Before doing my 5-minute segment, they introduced me as a “Canadian Technology Expert”.
I don’t know if they meant to say I am an expert of Canadian technology. Or if I am a technology expert who happens to be Canadian. Neither description is true LOL.
More hilariously, someone challenged me to say the phrase “encrypted wall of energy” — as a nod to Michael Saylor’s catchy definition of Bitcoin — during the interview. Mission accomplished.
Also, last week, I discussed the concept of “context collapse”. It’s the idea that when a piece of content intended for one audience ends up in front of another, fighting (and hilarity) ensues.
On cue: I typed up a (pretty clear) joke about how Apple has gained $2.7T of value under Tim Cook’s watch (but that he has only captured a fraction of it).
The quote RTs — almost all from audiences it wasn’t intended for — are amazing:
UK media is developing an affinity for my lowbrow content. And I’m here for it!
PS. To all the readers that replied to the last email, yes I’ll be writing a context collapse article.
Thoughts on Theranos
Last week, Elizabeth Holmes — the disgraced founder of Theranos — was convicted on 4 of 11 fraud charges related to her blood testing startup.
The best coverage of the case is from John Carreyrou, the WSJ reporter who broke open the Theranos fraud story. He wrote the popular book Bad Blood and created a must-listen podcast series reporting on the trial (Bad Blood: The Final Chapter).
In the final pod episode, he predicts that Holmes will get a 5+ year sentence and serve 3 years for good behaviour (conversely, he interviews a legal expert that expects no jail time for Holmes).
The most interesting exchange on the pod is with Tyler Shultz, the grandson of George Shultz, a former Theranos board member and the US Secretary of State under Reagan (1982-89). Tyler worked at Theranos and became a whistleblower, causing a huge rift with his grandfather (who fell under Holmes’s spell).
Tyler is semi-happy with the result:
“I just needed…at least one guilty verdict to be vindicated. So having four [guilty verdicts] was great. That was a win. I think it’s a little disappointing that all four [guilty verdicts] were related to the investor fraud and not to the patient fraud. Because, from my perspective…people like [Theranos colleague] Erica and I put our necks out on the line not to save Betsy DeVos’ $100m [investment] but to…save patients from potentially getting bad medical results.”
His grandfather never apologized for taking Holmes’ side (and passed away last year).

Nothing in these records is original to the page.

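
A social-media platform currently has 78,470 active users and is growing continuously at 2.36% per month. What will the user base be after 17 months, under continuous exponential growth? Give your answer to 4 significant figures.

≈ 117,200 active users

P(17) = 78470 · e^(0.0236·17) = 78470 · e^(0.4012)
= 78470 · 1.49362 ≈ 117204.04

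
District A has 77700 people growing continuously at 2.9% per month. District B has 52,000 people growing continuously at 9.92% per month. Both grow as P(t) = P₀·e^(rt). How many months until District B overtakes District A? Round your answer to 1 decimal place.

77700·e^(0.029t) = 52000·e^(0.0992t)
77700/52000 = e^((0.0992 − 0.029)t) → ln(1.49423) = 0.0702·t
t = 0.40161 / 0.0702

t ≈ 5.7 months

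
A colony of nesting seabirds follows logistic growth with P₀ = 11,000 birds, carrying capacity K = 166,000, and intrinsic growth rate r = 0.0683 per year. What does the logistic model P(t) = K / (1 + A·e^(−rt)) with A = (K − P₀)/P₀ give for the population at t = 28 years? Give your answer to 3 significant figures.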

Prior to the pandemic, Tyler did meet George in person one last time. And the former Secretary of State seemed to acknowledge the reality of the Holmes situation:
“I went over to [George’s] house and he told me a story that during Fleet Week in San Francisco, when the Navy [brings the fleet], he invited Elizabeth to give a speech to US Navy sailors. And this is before she was exposed. I don’t know what the exact year was. He said that with tears in her eyes, she told this group of young men and women, that she was ‘honored and humbled that her life’s work would be saving the lives of US service men and women’. And he said, he just could not believe that anybody could get in front of these people who would be willing to lay down their lives for our country and lie to them as confidently and convincingly as she lied. And even though he never apologized for anything, this was kind of his way of saying, I understand the extent to which she was a fraudster. The extent to which she was a pathological liar.”
Here is the prototype blood-testing machine that Holmes used to raise a $30m Series B (the company would raise $700m+ total). Ugh.
Last thing. In September, I wrote a thread about the Theranos blood-testing technology (and why it failed):
See y’all next week!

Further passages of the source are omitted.